According to Keller, these factors are (quoting him directly, here):
Slow time to market: Like the mainframe-oriented IT shops of 1980s, many of the largest enterprise-software vendors find it difficult and expensive to quickly incorporate the latest technology into their products in a timely and innovative fashion. They also tend to have limited experience with the latest tool sets.

Poor quality:
Internal IT groups often used to fail when they attempted large, complex projects. Over the last 15 years, buyers have found that most enterprise software vendors and systems integrators are no better and actually less accountable than their internal capabilities.

High expense:
With large upfront charges and on-going maintenance fees hovering around 20 percent of list price, enterprise software has taken on the same bad characteristics of inefficiently managed internal IT staffs.
As I wrote two years ago, I still believe that commercial software packages are the best route for most companies, especially small and mid-size organizations that are ill-equipped to maintain, let alone develop, comprehensive enterprise applications. For example, if a manufacturing firm has difficulty implementing SAP, or Oracle, or Great Plains, just wait until it attempts to develop time-phase material requirements planning or available-to-promise logic from scratch.

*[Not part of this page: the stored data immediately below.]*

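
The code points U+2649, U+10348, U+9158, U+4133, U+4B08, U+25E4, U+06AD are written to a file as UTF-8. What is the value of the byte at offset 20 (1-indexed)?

0xDA

1-indexed offset 20 is 0-indexed offset 19.
U+2649 → 3-byte form E2 99 89 at offsets 0–2.
U+10348 → 4-byte form F0 90 8D 88 at offsets 3–6.
U+9158 → 3-byte form E9 85 98 at offsets 7–9.
U+4133 → 3-byte form E4 84 B3 at offsets 10–12.
U+4B08 → 3-byte form E4 AC 88 at offsets 13–15.
U+25E4 → 3-byte form E2 97 A4 at offsets 16–18.
U+06AD → 2-byte form DA AD at offsets 19–20.
Offset 19 falls in char 7's range; it's byte 1 of DA AD = 0xDA.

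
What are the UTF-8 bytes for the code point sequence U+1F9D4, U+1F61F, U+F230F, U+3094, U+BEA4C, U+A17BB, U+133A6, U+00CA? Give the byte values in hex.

F0 9F A7 94 F0 9F 98 9F F3 B2 8C 8F E3 82 94 F2 BE A9 8C F2 A1 9E BB F0 93 8E A6 C3 8A

U+1F9D4: 4-byte form → F0 9F A7 94.
U+1F61F: 4-byte form → F0 9F 98 9F.
U+F230F: 4-byte form → F3 B2 8C 8F.
U+3094: 3-byte form → E3 82 94.
U+BEA4C: 4-byte form → F2 BE A9 8C.
U+A17BB: 4-byte form → F2 A1 9E BB.
U+133A6: 4-byte form → F0 93 8E A6.
U+00CA: 2-byte form → C3 8A.
Concatenated (29 bytes): F0 9F A7 94 F0 9F 98 9F F3 B2 8C 8F E3 82 94 F2 BE A9 8C F2 A1 9E BB F0 93 8E A6 C3 8A.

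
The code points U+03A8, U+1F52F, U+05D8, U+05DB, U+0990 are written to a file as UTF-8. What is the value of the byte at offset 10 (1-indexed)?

1-indexed offset 10 is 0-indexed offset 9.
U+03A8 → 2-byte form CE A8 at offsets 0–1.
U+1F52F → 4-byte form F0 9F 94 AF at offsets 2–5.
U+05D8 → 2-byte form D7 98 at offsets 6–7.
U+05DB → 2-byte form D7 9B at offsets 8–9.
Offset 9 falls in char 4's range; it's byte 2 of D7 9B = 0x9B.

0x9B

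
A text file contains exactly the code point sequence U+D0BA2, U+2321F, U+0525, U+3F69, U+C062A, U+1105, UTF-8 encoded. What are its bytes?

U+D0BA2: 4-byte form → F3 90 AE A2.
U+2321F: 4-byte form → F0 A3 88 9F.
U+0525: 2-byte form → D4 A5.
U+3F69: 3-byte form → E3 BD A9.
U+C062A: 4-byte form → F3 80 98 AA.
U+1105: 3-byte form → E1 84 85.
Concatenated (20 bytes): F3 90 AE A2 F0 A3 88 9F D4 A5 E3 BD A9 F3 80 98 AA E1 84 85.

F3 90 AE A2 F0 A3 88 9F D4 A5 E3 BD A9 F3 80 98 AA E1 84 85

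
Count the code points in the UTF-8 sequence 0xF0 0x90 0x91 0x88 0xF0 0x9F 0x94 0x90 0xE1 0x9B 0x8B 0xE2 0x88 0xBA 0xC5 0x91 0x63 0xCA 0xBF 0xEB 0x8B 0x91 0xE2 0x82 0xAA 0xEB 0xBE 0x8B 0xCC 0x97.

11

Byte at offset 0: 0xF0 = 11110000 → 4-byte char (#1). Advance 4.
Byte at offset 4: 0xF0 = 11110000 → 4-byte char (#2). Advance 4.
Byte at offset 8: 0xE1 = 11100001 → 3-byte char (#3). Advance 3.
Byte at offset 11: 0xE2 = 11100010 → 3-byte char (#4). Advance 3.
Byte at offset 14: 0xC5 = 11000101 → 2-byte char (#5). Advance 2.
Byte at offset 16: 0x63 = 01100011 → 1-byte char (#6). Advance 1.
Byte at offset 17: 0xCA = 11001010 → 2-byte char (#7). Advance 2.
Byte at offset 19: 0xEB = 11101011 → 3-byte char (#8). Advance 3.
Byte at offset 22: 0xE2 = 11100010 → 3-byte char (#9). Advance 3.
Byte at offset 25: 0xEB = 11101011 → 3-byte char (#10). Advance 3.
Byte at offset 28: 0xCC = 11001100 → 2-byte char (#11). Advance 2.
Reached end at offset 30 after 11 code points.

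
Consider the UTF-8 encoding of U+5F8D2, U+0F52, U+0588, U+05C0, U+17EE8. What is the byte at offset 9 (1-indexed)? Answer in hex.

0x88

1-indexed offset 9 is 0-indexed offset 8.
U+5F8D2 → 4-byte form F1 9F A3 92 at offsets 0–3.
U+0F52 → 3-byte form E0 BD 92 at offsets 4–6.
U+0588 → 2-byte form D6 88 at offsets 7–8.
Offset 8 falls in char 3's range; it's byte 2 of D6 88 = 0x88.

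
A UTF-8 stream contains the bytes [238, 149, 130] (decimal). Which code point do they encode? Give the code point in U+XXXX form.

U+E542

Leading byte 0xEE = 11101110 matches 1110xxxx → 3-byte sequence.
Byte 1: 0xEE = 11101110, payload 1110 (4 bits).
Byte 2: 0x95 = 10010101 (10xxxxxx ✓), payload 010101.
Byte 3: 0x82 = 10000010 (10xxxxxx ✓), payload 000010.
Concatenate: 1110010101000010 = 0xE542 (16 bits → U+E542).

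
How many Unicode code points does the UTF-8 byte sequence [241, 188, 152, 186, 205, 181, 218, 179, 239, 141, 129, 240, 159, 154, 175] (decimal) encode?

Byte at offset 0: 0xF1 = 11110001 → 4-byte char (#1). Advance 4.
Byte at offset 4: 0xCD = 11001101 → 2-byte char (#2). Advance 2.
Byte at offset 6: 0xDA = 11011010 → 2-byte char (#3). Advance 2.
Byte at offset 8: 0xEF = 11101111 → 3-byte char (#4). Advance 3.
Byte at offset 11: 0xF0 = 11110000 → 4-byte char (#5). Advance 4.
Reached end at offset 15 after 5 code points.

5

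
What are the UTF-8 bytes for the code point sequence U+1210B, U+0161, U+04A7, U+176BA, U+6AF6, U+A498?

F0 92 84 8B C5 A1 D2 A7 F0 97 9A BA E6 AB B6 EA 92 98

U+1210B: 4-byte form → F0 92 84 8B.
U+0161: 2-byte form → C5 A1.
U+04A7: 2-byte form → D2 A7.
U+176BA: 4-byte form → F0 97 9A BA.
U+6AF6: 3-byte form → E6 AB B6.
U+A498: 3-byte form → EA 92 98.
Concatenated (18 bytes): F0 92 84 8B C5 A1 D2 A7 F0 97 9A BA E6 AB B6 EA 92 98.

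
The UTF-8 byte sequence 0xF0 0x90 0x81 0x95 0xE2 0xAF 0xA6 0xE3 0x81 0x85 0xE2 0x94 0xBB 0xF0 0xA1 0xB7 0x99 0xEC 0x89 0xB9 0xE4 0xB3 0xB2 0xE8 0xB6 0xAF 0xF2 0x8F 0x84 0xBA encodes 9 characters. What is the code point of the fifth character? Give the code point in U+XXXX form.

Offset 0: leading byte 0xF0 = 11110000 → 4-byte char #1 = F0 90 81 95.
Offset 4: leading byte 0xE2 = 11100010 → 3-byte char #2 = E2 AF A6.
Offset 7: leading byte 0xE3 = 11100011 → 3-byte char #3 = E3 81 85.
Offset 10: leading byte 0xE2 = 11100010 → 3-byte char #4 = E2 94 BB.
Offset 13: leading byte 0xF0 = 11110000 → 4-byte char #5 = F0 A1 B7 99.
Leading byte 0xF0 = 11110000 matches 11110xxx → 4-byte sequence.
Byte 1: 0xF0 = 11110000, payload 000 (3 bits).
Byte 2: 0xA1 = 10100001 (10xxxxxx ✓), payload 100001.
Byte 3: 0xB7 = 10110111 (10xxxxxx ✓), payload 110111.
Byte 4: 0x99 = 10011001 (10xxxxxx ✓), payload 011001.
Concatenate: 000100001110111011001 = 0x21DD9 (21 bits → U+21DD9).

U+21DD9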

That being said, however, the economics of the build-vs-buy decision are difficult to argue with. By paying approximately 20% of the license fee for maintenance each year for Oracle or SAP, you are essentially buying the software again every five years. Although companies should continue to use commercial software for basic horizontal functions, such as finance and accounting, manufacturing, and basic order processing, the build-option is becoming much more attractive for complementary and industry-specific or company-specific functionality.

The transition of the major vendors toward service-oriented architectures (SOA) is making the build-option easier, with the ability to plug in such niche-functionality more easily. As Andy Bartels at Forrester pointed out recently, by embracing SOA, vendors such as SAP and Oracle are unleashing forces they cannot control, as the same SOA that makes it easier for vendors and partners to build composite applications also make it easier for customers to build their own composite applications.

The vendors' embrace of SOA is actually sowing the seeds of their own destruction. But they have no choice. They can either get on the SOA train or get run over it.